You might then say, “Yes but the Arup heist involved a live conversation with several participants” and you might point out that lots of voice-enabled cybercrime seems to have happened via real-time phone calls. We would agree… to an extent. But a pattern across most of these cases is that they did not involve spontaneous conversation.

Such attacks largely rely on using pre-recorded chunks – yes/no responses, credentials, demands, etc. – where the attacker either knew the callcenter script beforehand or very deliberately controlled the interaction with the target to ensure that the conversation stayed within strict boundaries. No spontaneity. No creativity. No conjuring up novel answers on the spot.

This is because current “interactive” generative AI systems have major latency issues under these kinds of conditions and they leave gaps that are, in human terms, far too long to fit natural conversation. For humans, a gap of just one second is noticeable. Two seconds means there’s a big problem. Three seconds usually prompts us to check if the other person heard us or if they’re okay.
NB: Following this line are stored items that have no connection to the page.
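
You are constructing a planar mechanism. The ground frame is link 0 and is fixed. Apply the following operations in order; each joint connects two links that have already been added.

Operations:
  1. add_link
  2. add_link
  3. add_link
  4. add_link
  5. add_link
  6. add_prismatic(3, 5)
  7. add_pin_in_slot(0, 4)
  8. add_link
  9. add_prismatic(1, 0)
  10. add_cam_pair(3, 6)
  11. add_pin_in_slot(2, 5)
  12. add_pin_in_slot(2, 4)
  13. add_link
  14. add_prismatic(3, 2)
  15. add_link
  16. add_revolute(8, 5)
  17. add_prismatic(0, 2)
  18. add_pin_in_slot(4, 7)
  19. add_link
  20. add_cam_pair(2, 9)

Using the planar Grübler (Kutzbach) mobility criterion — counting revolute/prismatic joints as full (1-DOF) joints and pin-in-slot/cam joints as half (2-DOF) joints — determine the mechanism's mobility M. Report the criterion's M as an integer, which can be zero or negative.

[1;0;0] (link 0 is ground)
L+ [2;0;0]
L+ [3;0;0]
L+ [4;0;0]
L+ [5;0;0]
L+ [6;0;0]
P(3,5)∈J1 [6;1;0]
PS(0,4)∈J2 [6;1;1]
L+ [7;1;1]
P(1,0)∈J1 [7;2;1]
C(3,6)∈J2 [7;2;2]
PS(2,5)∈J2 [7;2;3]
PS(2,4)∈J2 [7;2;4]
L+ [8;2;4]
P(3,2)∈J1 [8;3;4]
L+ [9;3;4]
R(8,5)∈J1 [9;4;4]
P(0,2)∈J1 [9;5;4]
PS(4,7)∈J2 [9;5;5]
L+ [10;5;5]
C(2,9)∈J2 [10;5;6]
mobility = 27 − 10 − 6 = 11

M = 11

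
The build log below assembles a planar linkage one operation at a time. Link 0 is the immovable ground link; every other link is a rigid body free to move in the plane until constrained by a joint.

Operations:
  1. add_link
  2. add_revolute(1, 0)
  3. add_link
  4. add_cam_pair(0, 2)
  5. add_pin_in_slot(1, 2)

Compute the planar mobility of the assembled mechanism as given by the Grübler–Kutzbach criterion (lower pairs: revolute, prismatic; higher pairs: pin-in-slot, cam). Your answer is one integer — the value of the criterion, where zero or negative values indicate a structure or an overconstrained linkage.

L=1 J1=0 J2=0
add link → L=2 J1=0 J2=0
R@1,0 dof=1 J1 → L=2 J1=1 J2=0
add link → L=3 J1=1 J2=0
C@0,2 dof=2 J2 → L=3 J1=1 J2=1
PS@1,2 dof=2 J2 → L=3 J1=1 J2=2
M=3(L−1)−2J1−J2=3·2−2·1−2=2

M = 2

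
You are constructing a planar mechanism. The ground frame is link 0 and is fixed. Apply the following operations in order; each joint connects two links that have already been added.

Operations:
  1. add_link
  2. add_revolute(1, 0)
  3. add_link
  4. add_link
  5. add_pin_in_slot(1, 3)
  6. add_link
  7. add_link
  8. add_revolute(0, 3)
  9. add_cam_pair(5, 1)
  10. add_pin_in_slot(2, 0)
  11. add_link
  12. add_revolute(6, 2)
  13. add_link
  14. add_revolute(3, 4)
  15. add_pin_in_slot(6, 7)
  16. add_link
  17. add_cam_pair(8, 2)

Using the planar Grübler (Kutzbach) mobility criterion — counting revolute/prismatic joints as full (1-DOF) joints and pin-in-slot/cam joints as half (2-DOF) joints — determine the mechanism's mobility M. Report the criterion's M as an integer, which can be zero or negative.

link 0 = ground. State L|J1|J2 = 1|0|0
+link1  2|0|0
R(1,0) f=1→J1  2|1|0
+link2  3|1|0
+link3  4|1|0
PS(1,3) f=2→J2  4|1|1
+link4  5|1|1
+link5  6|1|1
R(0,3) f=1→J1  6|2|1
C(5,1) f=2→J2  6|2|2
PS(2,0) f=2→J2  6|2|3
+link6  7|2|3
R(6,2) f=1→J1  7|3|3
+link7  8|3|3
R(3,4) f=1→J1  8|4|3
PS(6,7) f=2→J2  8|4|4
+link8  9|4|4
C(8,2) f=2→J2  9|4|5
M = 3(9−1)−2·4−5 = 24−8−5 = 11

M = 11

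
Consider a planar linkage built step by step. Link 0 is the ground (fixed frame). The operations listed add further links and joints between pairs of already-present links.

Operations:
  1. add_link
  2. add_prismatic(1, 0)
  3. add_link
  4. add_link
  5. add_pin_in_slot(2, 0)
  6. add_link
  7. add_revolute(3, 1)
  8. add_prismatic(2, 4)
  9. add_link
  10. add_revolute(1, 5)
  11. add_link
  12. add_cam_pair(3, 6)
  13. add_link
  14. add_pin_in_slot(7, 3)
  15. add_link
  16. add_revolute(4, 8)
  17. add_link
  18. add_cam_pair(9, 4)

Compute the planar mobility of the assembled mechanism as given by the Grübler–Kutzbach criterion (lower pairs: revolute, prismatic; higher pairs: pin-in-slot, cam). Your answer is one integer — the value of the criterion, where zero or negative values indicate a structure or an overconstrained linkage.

M = 13

[1;0;0] (link 0 is ground)
L+ [2;0;0]
P(1,0)∈J1 [2;1;0]
L+ [3;1;0]
L+ [4;1;0]
PS(2,0)∈J2 [4;1;1]
L+ [5;1;1]
R(3,1)∈J1 [5;2;1]
P(2,4)∈J1 [5;3;1]
L+ [6;3;1]
R(1,5)∈J1 [6;4;1]
L+ [7;4;1]
C(3,6)∈J2 [7;4;2]
L+ [8;4;2]
PS(7,3)∈J2 [8;4;3]
L+ [9;4;3]
R(4,8)∈J1 [9;5;3]
L+ [10;5;3]
C(9,4)∈J2 [10;5;4]
mobility = 27 − 10 − 4 = 13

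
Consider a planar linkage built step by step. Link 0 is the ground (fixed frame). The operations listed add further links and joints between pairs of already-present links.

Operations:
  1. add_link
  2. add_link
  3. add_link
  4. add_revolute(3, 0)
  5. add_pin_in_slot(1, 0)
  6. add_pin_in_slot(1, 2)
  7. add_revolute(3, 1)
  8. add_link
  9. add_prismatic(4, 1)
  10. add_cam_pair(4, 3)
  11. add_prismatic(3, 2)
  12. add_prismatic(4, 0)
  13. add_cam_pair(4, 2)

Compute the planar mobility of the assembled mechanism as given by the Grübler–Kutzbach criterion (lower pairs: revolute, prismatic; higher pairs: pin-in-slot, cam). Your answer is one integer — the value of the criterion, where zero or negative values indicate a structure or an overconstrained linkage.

link 0 = ground. State L|J1|J2 = 1|0|0
+link1  2|0|0
+link2  3|0|0
+link3  4|0|0
R(3,0) f=1→J1  4|1|0
PS(1,0) f=2→J2  4|1|1
PS(1,2) f=2→J2  4|1|2
R(3,1) f=1→J1  4|2|2
+link4  5|2|2
P(4,1) f=1→J1  5|3|2
C(4,3) f=2→J2  5|3|3
P(3,2) f=1→J1  5|4|3
P(4,0) f=1→J1  5|5|3
C(4,2) f=2→J2  5|5|4
M = 3(5−1)−2·5−4 = 12−10−4 = -2

M = -2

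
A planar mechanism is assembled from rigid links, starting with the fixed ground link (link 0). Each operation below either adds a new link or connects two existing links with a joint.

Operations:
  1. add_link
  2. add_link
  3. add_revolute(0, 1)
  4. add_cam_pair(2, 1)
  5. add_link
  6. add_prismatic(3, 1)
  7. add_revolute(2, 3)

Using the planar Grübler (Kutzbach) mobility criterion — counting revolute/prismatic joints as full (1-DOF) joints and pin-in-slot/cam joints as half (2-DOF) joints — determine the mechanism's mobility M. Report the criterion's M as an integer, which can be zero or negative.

M = 2

ground; <1,0,0>
#1 <2,0,0>
#2 <3,0,0>
R:0↔1 J1 <3,1,0>
C:2↔1 J2 <3,1,1>
#3 <4,1,1>
P:3↔1 J1 <4,2,1>
R:2↔3 J1 <4,3,1>
3×3 − 2×3 − 1×1 = 2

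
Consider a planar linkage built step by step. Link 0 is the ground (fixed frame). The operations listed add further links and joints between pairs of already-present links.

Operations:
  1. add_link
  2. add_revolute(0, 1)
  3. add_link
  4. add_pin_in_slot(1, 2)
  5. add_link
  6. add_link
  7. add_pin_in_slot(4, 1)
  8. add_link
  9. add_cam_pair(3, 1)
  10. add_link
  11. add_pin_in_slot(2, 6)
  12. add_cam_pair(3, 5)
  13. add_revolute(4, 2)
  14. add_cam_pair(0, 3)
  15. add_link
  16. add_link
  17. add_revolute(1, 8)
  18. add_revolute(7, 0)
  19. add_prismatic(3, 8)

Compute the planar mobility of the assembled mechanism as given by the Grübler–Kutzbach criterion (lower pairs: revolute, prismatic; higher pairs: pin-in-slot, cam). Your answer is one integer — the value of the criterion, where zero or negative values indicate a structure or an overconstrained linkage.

M = 8

link 0 = ground. State L|J1|J2 = 1|0|0
+link1  2|0|0
R(0,1) f=1→J1  2|1|0
+link2  3|1|0
PS(1,2) f=2→J2  3|1|1
+link3  4|1|1
+link4  5|1|1
PS(4,1) f=2→J2  5|1|2
+link5  6|1|2
C(3,1) f=2→J2  6|1|3
+link6  7|1|3
PS(2,6) f=2→J2  7|1|4
C(3,5) f=2→J2  7|1|5
R(4,2) f=1→J1  7|2|5
C(0,3) f=2→J2  7|2|6
+link7  8|2|6
+link8  9|2|6
R(1,8) f=1→J1  9|3|6
R(7,0) f=1→J1  9|4|6
P(3,8) f=1→J1  9|5|6
M = 3(9−1)−2·5−6 = 24−10−6 = 8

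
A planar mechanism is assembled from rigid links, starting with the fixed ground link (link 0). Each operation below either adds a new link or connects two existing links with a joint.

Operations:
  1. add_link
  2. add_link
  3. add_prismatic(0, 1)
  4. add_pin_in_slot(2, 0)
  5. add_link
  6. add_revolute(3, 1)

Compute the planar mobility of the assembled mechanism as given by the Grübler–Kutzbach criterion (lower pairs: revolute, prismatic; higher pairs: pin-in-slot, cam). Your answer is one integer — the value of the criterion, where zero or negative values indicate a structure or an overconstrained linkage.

M = 4

link 0 = ground. State L|J1|J2 = 1|0|0
+link1  2|0|0
+link2  3|0|0
P(0,1) f=1→J1  3|1|0
PS(2,0) f=2→J2  3|1|1
+link3  4|1|1
R(3,1) f=1→J1  4|2|1
M = 3(4−1)−2·2−1 = 9−4−1 = 4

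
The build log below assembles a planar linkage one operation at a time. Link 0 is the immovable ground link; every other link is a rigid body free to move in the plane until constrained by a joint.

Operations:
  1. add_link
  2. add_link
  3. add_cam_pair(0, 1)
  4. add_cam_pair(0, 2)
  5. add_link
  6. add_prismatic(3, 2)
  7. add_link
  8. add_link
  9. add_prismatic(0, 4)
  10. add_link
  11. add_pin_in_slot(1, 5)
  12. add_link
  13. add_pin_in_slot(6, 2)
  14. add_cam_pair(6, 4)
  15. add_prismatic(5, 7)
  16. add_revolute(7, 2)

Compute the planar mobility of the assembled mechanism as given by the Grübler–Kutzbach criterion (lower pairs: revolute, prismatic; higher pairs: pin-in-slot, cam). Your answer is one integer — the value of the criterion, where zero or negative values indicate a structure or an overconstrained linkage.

link 0 = ground. State L|J1|J2 = 1|0|0
+link1  2|0|0
+link2  3|0|0
C(0,1) f=2→J2  3|0|1
C(0,2) f=2→J2  3|0|2
+link3  4|0|2
P(3,2) f=1→J1  4|1|2
+link4  5|1|2
+link5  6|1|2
P(0,4) f=1→J1  6|2|2
+link6  7|2|2
PS(1,5) f=2→J2  7|2|3
+link7  8|2|3
PS(6,2) f=2→J2  8|2|4
C(6,4) f=2→J2  8|2|5
P(5,7) f=1→J1  8|3|5
R(7,2) f=1→J1  8|4|5
M = 3(8−1)−2·4−5 = 21−8−5 = 8

M = 8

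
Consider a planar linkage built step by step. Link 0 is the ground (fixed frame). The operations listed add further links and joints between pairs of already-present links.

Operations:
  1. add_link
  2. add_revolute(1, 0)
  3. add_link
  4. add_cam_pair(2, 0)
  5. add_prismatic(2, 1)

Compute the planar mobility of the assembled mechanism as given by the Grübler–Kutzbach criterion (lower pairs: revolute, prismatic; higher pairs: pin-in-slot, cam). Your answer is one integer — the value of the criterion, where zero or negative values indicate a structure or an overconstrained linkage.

M = 1

link 0 = ground. State L|J1|J2 = 1|0|0
+link1  2|0|0
R(1,0) f=1→J1  2|1|0
+link2  3|1|0
C(2,0) f=2→J2  3|1|1
P(2,1) f=1→J1  3|2|1
M = 3(3−1)−2·2−1 = 6−4−1 = 1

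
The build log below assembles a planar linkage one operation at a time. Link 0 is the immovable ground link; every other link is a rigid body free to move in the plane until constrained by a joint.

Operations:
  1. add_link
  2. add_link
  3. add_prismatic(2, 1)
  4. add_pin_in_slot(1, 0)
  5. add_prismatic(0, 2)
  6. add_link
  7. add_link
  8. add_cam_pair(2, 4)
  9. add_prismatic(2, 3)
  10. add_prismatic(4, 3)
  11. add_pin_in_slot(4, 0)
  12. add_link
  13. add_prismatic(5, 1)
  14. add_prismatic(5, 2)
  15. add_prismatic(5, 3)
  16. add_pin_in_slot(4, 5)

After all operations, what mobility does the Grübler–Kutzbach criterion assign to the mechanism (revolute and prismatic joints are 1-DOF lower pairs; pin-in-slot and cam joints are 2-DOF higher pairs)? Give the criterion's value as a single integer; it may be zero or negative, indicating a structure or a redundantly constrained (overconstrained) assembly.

M = -3

L=1 J1=0 J2=0
add link → L=2 J1=0 J2=0
add link → L=3 J1=0 J2=0
P@2,1 dof=1 J1 → L=3 J1=1 J2=0
PS@1,0 dof=2 J2 → L=3 J1=1 J2=1
P@0,2 dof=1 J1 → L=3 J1=2 J2=1
add link → L=4 J1=2 J2=1
add link → L=5 J1=2 J2=1
C@2,4 dof=2 J2 → L=5 J1=2 J2=2
P@2,3 dof=1 J1 → L=5 J1=3 J2=2
P@4,3 dof=1 J1 → L=5 J1=4 J2=2
PS@4,0 dof=2 J2 → L=5 J1=4 J2=3
add link → L=6 J1=4 J2=3
P@5,1 dof=1 J1 → L=6 J1=5 J2=3
P@5,2 dof=1 J1 → L=6 J1=6 J2=3
P@5,3 dof=1 J1 → L=6 J1=7 J2=3
PS@4,5 dof=2 J2 → L=6 J1=7 J2=4
M=3(L−1)−2J1−J2=3·5−2·7−4=-3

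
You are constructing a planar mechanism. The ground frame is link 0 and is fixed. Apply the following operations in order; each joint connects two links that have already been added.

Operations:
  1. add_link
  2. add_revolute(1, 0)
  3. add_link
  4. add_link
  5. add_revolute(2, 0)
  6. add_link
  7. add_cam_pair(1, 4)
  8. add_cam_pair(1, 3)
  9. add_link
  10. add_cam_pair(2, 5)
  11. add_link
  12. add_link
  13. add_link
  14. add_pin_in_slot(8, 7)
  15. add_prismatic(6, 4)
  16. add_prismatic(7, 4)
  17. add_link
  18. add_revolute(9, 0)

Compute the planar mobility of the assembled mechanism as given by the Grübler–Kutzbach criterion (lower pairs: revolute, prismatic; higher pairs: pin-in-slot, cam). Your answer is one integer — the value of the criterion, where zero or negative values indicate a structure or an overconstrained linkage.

ground; <1,0,0>
#1 <2,0,0>
R:1↔0 J1 <2,1,0>
#2 <3,1,0>
#3 <4,1,0>
R:2↔0 J1 <4,2,0>
#4 <5,2,0>
C:1↔4 J2 <5,2,1>
C:1↔3 J2 <5,2,2>
#5 <6,2,2>
C:2↔5 J2 <6,2,3>
#6 <7,2,3>
#7 <8,2,3>
#8 <9,2,3>
PS:8↔7 J2 <9,2,4>
P:6↔4 J1 <9,3,4>
P:7↔4 J1 <9,4,4>
#9 <10,4,4>
R:9↔0 J1 <10,5,4>
3×9 − 2×5 − 1×4 = 13

M = 13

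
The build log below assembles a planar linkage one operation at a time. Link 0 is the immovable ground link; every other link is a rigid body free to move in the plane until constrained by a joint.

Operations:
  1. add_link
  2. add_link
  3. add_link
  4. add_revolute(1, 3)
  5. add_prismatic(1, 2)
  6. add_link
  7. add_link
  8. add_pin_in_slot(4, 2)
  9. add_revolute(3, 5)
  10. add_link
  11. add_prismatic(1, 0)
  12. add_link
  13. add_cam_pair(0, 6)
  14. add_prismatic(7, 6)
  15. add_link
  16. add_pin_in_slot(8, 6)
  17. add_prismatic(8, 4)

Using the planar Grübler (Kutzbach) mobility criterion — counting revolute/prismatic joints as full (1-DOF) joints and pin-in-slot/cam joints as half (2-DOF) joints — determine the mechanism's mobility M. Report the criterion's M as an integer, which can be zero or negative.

M = 9

[1;0;0] (link 0 is ground)
L+ [2;0;0]
L+ [3;0;0]
L+ [4;0;0]
R(1,3)∈J1 [4;1;0]
P(1,2)∈J1 [4;2;0]
L+ [5;2;0]
L+ [6;2;0]
PS(4,2)∈J2 [6;2;1]
R(3,5)∈J1 [6;3;1]
L+ [7;3;1]
P(1,0)∈J1 [7;4;1]
L+ [8;4;1]
C(0,6)∈J2 [8;4;2]
P(7,6)∈J1 [8;5;2]
L+ [9;5;2]
PS(8,6)∈J2 [9;5;3]
P(8,4)∈J1 [9;6;3]
mobility = 24 − 12 − 3 = 9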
Generative AI simply can’t work to our timescales, and suspicious pauses are likely to spell the end of most social engineering cybercrime efforts.

All this should start to answer the following question…

Why should we care?

In terms of security, this development is critical. Social engineering (some like to call it human effects) is a key factor in cybercrime. The system can have the most futuristic quantum cryptography in the world but if the human in charge of it is convinced into handing over the keys, all that architecture is meaningless. Whilst technological defences can be continually hardened, the human operating system hasn’t changed in hundreds of thousands of years. Just as old-school burglars learned to ignore the locks and focus on the hinges, and millennium thefts transferred from forcing car doors to stealing the keys, cybercriminals are recognising that attacking a well-maintained, robust system is likely a much tougher challenge. By contrast, a SysAdmin may not realise (quickly enough) that their latest dating app match is not only interested in quiet walks on the beach and lazy weekends, but also in accessing the corporation that their employer supplies. And people are much more likely to be indiscreet in private conversation than they are in text, especially if they’re chatting with a sweetheart they’d like to impress…

But even before we arrive at full, live, spontaneous, human-like conversations with AI, deepfakes of non-interactive dialogue present us with other difficulties, and just one of those is evidence.

Evidential integrity

Historically, investigations of all kinds have turned to CCTV, doorbell footage, voicenotes, and other similar recordings to provide an objective, neutral witness, but we are already seeing the first cases of suspects claiming that incriminating recordings are deepfakes.

If, for instance, a police force is accused of framing a suspect, is it possible to show that generative AI is extremely unlikely to be able to achieve the sample in question at this time? A key part of the solution will, of course, be in proving the provenance of any sample under dispute, but given how exhaustive this defence and the processes around it could become, another part of it may well be in establishing the limits of generative AI – as they stand right now.

In short, HackaCon is about understanding where we are in this middle-ground, and how quickly we will move towards spontaneous, human-like, conversational generative AI models – including the kind that could charm your credentials right out of you.